CalNORML also issued a statement condemning the decision. “This is hardly the time to make legal products more expensive,” said Cal NORML Director Dale Gieringer. “California already has the most expensive legal market in the country. Legal cannabis needs to be made more affordable in order to compete more effectively with the unregulated black market.”
Not unexpectedly, initial cannabis tax receipts fell far short from the original estimates for implementing Prop 64. While higher than 2019, the CDTFA reported 2020 first quarter excise taxes generated $68.3 million in revenue, and the cultivation tax generated $16.4 million. Sales taxes generated $50.2 million. Second-quarter numbers were slightly higher at $101.8 million, and the cultivation tax generated $22.9 million. Sales tax totaled $83.7 million in revenue for Q2.
There is some good news. Governor Newsom signed Assembly Bill 1872 that eliminates state cultivation and excise tax increases for 2021. CCIA Executive Director Lindsay Robinson responded positively by saying “Like so many, the cannabis industry has faced a series of unexpected challenges and setbacks in 2020. We look forward to continuing to work with the Newsom Administration, and the Legislature, as we pursue a robust policy agenda in 2021.”
In even better news for dispensaries and their patients, as of March 2020, dispensaries may donate free medicinal cannabis products to qualified patients and caregivers.
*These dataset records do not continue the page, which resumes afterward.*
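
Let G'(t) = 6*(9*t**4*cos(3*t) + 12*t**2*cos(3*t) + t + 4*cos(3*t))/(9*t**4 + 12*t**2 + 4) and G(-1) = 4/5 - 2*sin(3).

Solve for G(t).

G(t) = (6*t**2*sin(3*t) + 3*t**2 + 4*sin(3*t) + 1)/(3*t**2 + 2)

For G(t) to be correct, d/dt[G] must agree with the stated G'(t) identically.
A general antiderivative is 2*sin(3*t) - 1/(3*t**2 + 2) + C.
The condition gives C = 4/5 - 2*sin(3) - (-2*sin(3) - 1/5) = 1.
So G(t) = (6*t**2*sin(3*t) + 3*t**2 + 4*sin(3*t) + 1)/(3*t**2 + 2).
Check: d/dt[(6*t**2*sin(3*t) + 3*t**2 + 4*sin(3*t) + 1)/(3*t**2 + 2)] = (54*t**4*cos(3*t) + 72*t**2*cos(3*t) + 6*t + 24*cos(3*t))/(9*t**4 + 12*t**2 + 4), which equals G'(t).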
As a retailer, when donating free medicinal cannabis, the cannabis excise tax and use tax do not apply. According to California’s Bureau of Cannabis Control regulations, compliance requirements include:
- Donated cannabis and cannabis products must move through the licensed supply chain in the same way as cannabis and cannabis products for sale and meet all applicable requirements for cultivation, manufacturing, distribution, laboratory testing, packaging and labeling.
- Cannabis and cannabis products that do not pass the required regulatory compliance testing cannot be donated.
- Only licensees authorized for retail activity, or nonprofits working in conjunction with those licensed retailers, may provide donated products directly to qualified medicinal consumers.
There is little doubt that California’s cannabis tax policy needs to support, rather than stifle, legal dispensaries. The entire cannabis community can play a role, and we encourage cannabis professionals to inform and educate their elected officials at all levels of government in the Golden State. Sky-high taxes lead directly to burgeoning underground cannabis sales while penalizing profits for legitimate dispensary owners. In the end, while taxes are needed in some form, there must be balance for dispensaries and the entire regulated marketplace.